People have all sorts of expectations of Dr Happy, the Chief Happiness Officer of The Happiness Institute; and one of those is that I’ll exclusively write and talk about happiness. At the same time, most people assume I’ll be anti-unhappiness.
Like most things in life, this is true and untrue!
Surprisingly to some, the focus of my work is not really happiness; or not in the way most people think about it, anyway. More accurately, what I do (whether it’s writing or speaking or consulting or coaching) is promote the principles of Positive Psychology which rather than being “the science of happiness” as it’s sometimes labelled, is really the science of thriving and flourishing.
In other words, my passion is helping as many people as possible live their best possible lives.
Now in part, this involves positive emotions such as happiness. We can’t possibly live our best lives without a healthy dose of positivity, which includes happiness but also includes other positive emotions such as calm and contentment, satisfaction and pride, and others.
At the same time, however, no one will be or should expect to be happy all the time. The so-called “negative emotions” (such as stress and anxiety, anger and frustration, sadness and grief) are normal and at times, perfectly appropriate. We learn from and even benefit from these “negative emotions”. They help us avoid risk and gain wisdom and add colour and richness to our existence.
Accordingly, these should be and for most of us need to be integrated into the notion of living our best lives! And therein lies one of the secrets to making space for difficult emotions. We make space for things that are important; and so, if we recognise the importance of ALL emotions, including the “negative” or “painful” ones, then we can and will accept them into our lives and even appreciate them for the positives they can and do bring.
Even still, recognition of the importance and acceptance of difficult emotions still doesn’t make it easy. From an early age we’re taught and encouraged to fight against and to resist them. “Don’t be upset” we’re told; “calm down” we’re advised. And these messages are conveyed with good intention.
But the more resist, the more some things persist. And so, although those providing this advice are well-meaning the result might not ultimately be a desirable one because instead of alleviating distress it can serve to actually exacerbate it.

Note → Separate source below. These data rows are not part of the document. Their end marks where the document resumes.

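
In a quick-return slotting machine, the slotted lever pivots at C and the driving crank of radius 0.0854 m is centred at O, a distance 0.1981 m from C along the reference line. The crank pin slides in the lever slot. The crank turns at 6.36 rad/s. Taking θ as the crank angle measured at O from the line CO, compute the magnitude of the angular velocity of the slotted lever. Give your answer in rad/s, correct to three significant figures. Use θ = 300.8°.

1.59

ω = 6.36 rad/s
Crank pin A relative to C: A = (d + r cosθ, r sinθ); lever angle φ = atan2(r sinθ, d + r cosθ).
Differentiating tanφ: φ̇ = rω(d cosθ + r)/(d² + r² + 2dr cosθ).
d² + r² + 2dr cosθ = |CA|² = 0.063862 m²;  d cosθ + r = +0.18684 m.
|ω_lever| = |0.0854·6.36·+0.18684| / 0.063862 = 1.589 rad/s.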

To help with this process, therefore, we also need to learn how to sit with distress and to fight against the natural tendency to fight against it. There are a range of strategies that can help, and we all need to find what works best for us. But in short, the most common techniques worth trying include:
- Mindfulness: observing emotions with curiosity but without judgement (try not to label emotions as being either good or bad)
- Calming strategies such as one of the many forms of relaxation (mental and physical)

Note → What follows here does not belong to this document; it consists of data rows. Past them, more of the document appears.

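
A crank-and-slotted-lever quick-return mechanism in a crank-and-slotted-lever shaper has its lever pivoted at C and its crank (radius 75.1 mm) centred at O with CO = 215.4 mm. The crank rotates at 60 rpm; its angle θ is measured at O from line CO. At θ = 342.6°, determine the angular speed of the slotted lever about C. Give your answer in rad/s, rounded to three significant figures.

1.60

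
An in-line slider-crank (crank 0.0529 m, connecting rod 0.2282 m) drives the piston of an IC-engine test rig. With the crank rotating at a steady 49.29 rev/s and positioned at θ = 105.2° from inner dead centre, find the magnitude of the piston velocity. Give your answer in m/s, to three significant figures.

14.8

ω = 2π·49.3 = 309.7 rad/s
For an in-line slider-crank, x = r cosθ + √(L² − r² sin²θ), so v = −rω sinθ·[1 + r cosθ/√(L² − r² sin²θ)].
With r = 0.0529 m, L = 0.2282 m, θ = 105.2°: √(L² − r² sin²θ) = 0.22242 m.
v = −0.0529·309.7·0.96502·[1 + 0.0529·-0.26219/0.22242] = -14.824 m/s.
|v| = 14.824 m/s.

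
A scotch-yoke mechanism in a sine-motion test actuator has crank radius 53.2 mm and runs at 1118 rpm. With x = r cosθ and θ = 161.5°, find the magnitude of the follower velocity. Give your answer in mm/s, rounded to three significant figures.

1980

ω = 117.1 rad/s (from 1118 rpm).
x = r cosθ ⇒ ẋ = −rω sinθ.
|v| = rω|sinθ| = 0.0532·117.1·|sin 161.5°| = 1.9763 m/s = 1976.3 mm/s.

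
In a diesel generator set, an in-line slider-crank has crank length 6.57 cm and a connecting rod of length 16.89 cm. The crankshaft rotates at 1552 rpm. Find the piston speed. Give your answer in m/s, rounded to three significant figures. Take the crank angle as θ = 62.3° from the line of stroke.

ω = 2π·1552/60 = 162.5 rad/s
For an in-line slider-crank, x = r cosθ + √(L² − r² sin²θ), so v = −rω sinθ·[1 + r cosθ/√(L² − r² sin²θ)].
With r = 0.0657 m, L = 0.1689 m, θ = 62.3°: √(L² − r² sin²θ) = 0.15857 m.
v = −0.0657·162.5·0.88539·[1 + 0.0657·0.46484/0.15857] = -11.275 m/s.
|v| = 11.275 m/s.

11.3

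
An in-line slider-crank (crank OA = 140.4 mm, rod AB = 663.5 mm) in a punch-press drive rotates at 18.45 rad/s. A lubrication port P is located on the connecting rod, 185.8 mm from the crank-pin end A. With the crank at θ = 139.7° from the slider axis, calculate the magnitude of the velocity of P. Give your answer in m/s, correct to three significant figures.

2.14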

- Grounding techniques: which typically include focusing on external stimuli (such as a sound or a sensation or a physical task)
Remember, as always, that you don’t need to do any of this all on your own. Reaching out and asking for help and/or talking distressing emotions through with a loved one or friend can be very helpful.
And finally, please persevere and practice. Like many things in life, the ability to make space for difficult emotions is much easier said than done. But like most things in life, also, with practice and persistence comes mastery. If you stick at it, it will get easier; and you’ll get better. And this is definitely something in life that’s worth getting better at.